Usage
Usage
There are several ways to use Service Level Helper. You can calculate the maximum allowable downtime for a given service level (Error Budget), you can calculate the necessary frequency of probes for monitoring and alerting to achieve a specified service level or you can calculate your service level based on the total duration of outages and the total duration of the monitoring period.
Help
To get help with the slh
command, use the --help
flag or the help
subcommand.
$ slh --help
$ slh help
Standard
To use Service Level Helper, pass a service level objective or agreement to the slh
command. The tool will then calculate the maximum allowable downtime for that period (Error Budget).
Here's an example:
$ slh 99.9
This command will output:
With a 99.9% Service Level, the maximum downtime allowed is:
Daily (24 hours): 1m 26s
Weekly (7 days): 10m 4s
Monthly (Average): 43m 50s
Quartely (90 days): 2h 9m 35s
Yearly (365 days): 8h 45m 35s
Simple
You can also use the slh
command with the number of nines and the slh
will calculate the maximum allowable downtime for that period (Error Budget).
Here's an example:
$ slh 4
This command will output:
With a 4 nines or 99.99% Service Level, the maximum downtime allowed is:
Daily (24 hours): 8s
Weekly (7 days): 1m
Monthly (Average): 4m 23s
Quartely (90 days): 12m 57s
Yearly (365 days): 52m 33s
Probe Frequency Calculation
The Service Level Helper (slh) includes a feature to calculate the necessary frequency of probes for monitoring and alerting to achieve a specified Service Level. This calculation is based on the Mean Time to Repair (MTTR), the expected number of incidents, and the number of probes required to confirm an incident.

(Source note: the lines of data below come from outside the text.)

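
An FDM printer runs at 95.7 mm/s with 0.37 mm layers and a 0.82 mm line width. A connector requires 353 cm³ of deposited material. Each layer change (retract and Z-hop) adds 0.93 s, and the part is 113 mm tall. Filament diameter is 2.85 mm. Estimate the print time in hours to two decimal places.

Line area: 0.37 × 0.82 → 0.3034 mm².
Total extruded path = 353000/0.3034 = 1163480.6 mm.
Print-move time: 1163480.6 / 95.7 → 12157.6 s.
Layers = ⌈113/0.37⌉ = 306.
Layer-change overhead = 306 × 0.93, so 284.58 s.
Total = 12157.6 + 284.58 = 12442.18 s = 3.46 hours.

3.46 hours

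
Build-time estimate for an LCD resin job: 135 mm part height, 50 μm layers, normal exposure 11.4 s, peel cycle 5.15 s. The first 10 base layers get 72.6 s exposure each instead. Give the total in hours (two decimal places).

12.58 hours

Layer count = ceil(135 / 0.05) = 2700.
Base layers: 10 × (72.6 + 5.15) → 777.5 s.
Regular layers = 2690 × (11.4 + 5.15), so 44519.5 s.
Sum: 777.5 + 44519.5 = 45297 s → 12.58 hours.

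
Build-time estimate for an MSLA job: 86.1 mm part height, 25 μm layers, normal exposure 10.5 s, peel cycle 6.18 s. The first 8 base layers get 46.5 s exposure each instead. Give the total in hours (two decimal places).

Layer count = ceil(86.1 / 0.025) = 3444.
Burn-in layers: 8 × (46.5 + 6.18) → 421.44 s.
Regular layers = 3436 × (10.5 + 6.18) = 57312.48 s.
Sum: 421.44 + 57312.48 = 57733.92 s → 16.04 hours.

16.04 hours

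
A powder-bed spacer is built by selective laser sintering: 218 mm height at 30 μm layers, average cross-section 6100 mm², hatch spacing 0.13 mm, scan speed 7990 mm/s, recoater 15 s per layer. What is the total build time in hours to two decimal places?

Layers = ⌈218/0.03⌉ = 7267.
Per-layer scan distance = 6100 / 0.13 = 46923.1 mm.
Scan time per layer = 46923.1 / 7990 = 5.8727 s.
Per-layer time = 5.8727 + 15, so 20.8727 s.
7267 layers × 20.8727 s/layer = 151681.9109 s, i.e. 42.13 hours.

42.13 hours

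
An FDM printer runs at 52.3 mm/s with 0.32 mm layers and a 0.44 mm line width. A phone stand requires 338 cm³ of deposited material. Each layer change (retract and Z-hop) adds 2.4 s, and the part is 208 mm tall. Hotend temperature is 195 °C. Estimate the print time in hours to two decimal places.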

To get more information about the probe frequency calculation, visit the Probe Frequency Calculation Algorithm page.
Here's an example:
$ slh --mttr 0h20m --incidents 3 --probes 2 99
This command will output:
With a 99% Service Level, the maximum downtime allowed is:
Daily (24 hours): 14m 24s
Weekly (7 days): 1h 40m 48s
Monthly (Average): 7h 18m 20s
Quartely (90 days): 21h 36m
Yearly (365 days): 3d 15h 36m
With a 0h20m MTTR, 3 average incident per time period and 2 failed probe to alert,
Here is the MINIMUM probing frequency is necessary to keep your Service Level inside these time periods:
Weekly (7 days): 6m 48s
Monthly (Average): 1h 3m 3s
Quartely (90 days): 3h 26m
Yearly (365 days): 14h 26m
Reverse Calculation
You can also use the slh
command with the total duration of outages.
Here's an example:
$ slh reverse 5h45m30s
$ slh r 5h45m30s
This command will output:
Service Level for 5h45m30s of downtime:
Daily (24 hours): 76.00694%
Weekly (7 days): 96.57242%
Monthly (Average): 99.21179%
Quartely (90 days): 99.73341%
Yearly (365 days): 99.93427%
Setting a specific time duration for a day
You can also set a custom day duration for all time period calculations with the flag --hours or --hr.
Here's an example:
$ slh --hours 12 99
This command will output:
With a 99% Service Level, the maximum downtime allowed is:
Daily (12 hours): 7m 12s
Weekly (7 days): 50m 24s
Monthly (Average): 3h 39m 10s
Quartely (90 days): 10h 48m
Yearly (365 days): 1d 19h 48m
Keep in mind that the
--hours
flag will set the day duration for all time period calculations (weeky, monthly, quartely and yearly) and also works with reverse calculation.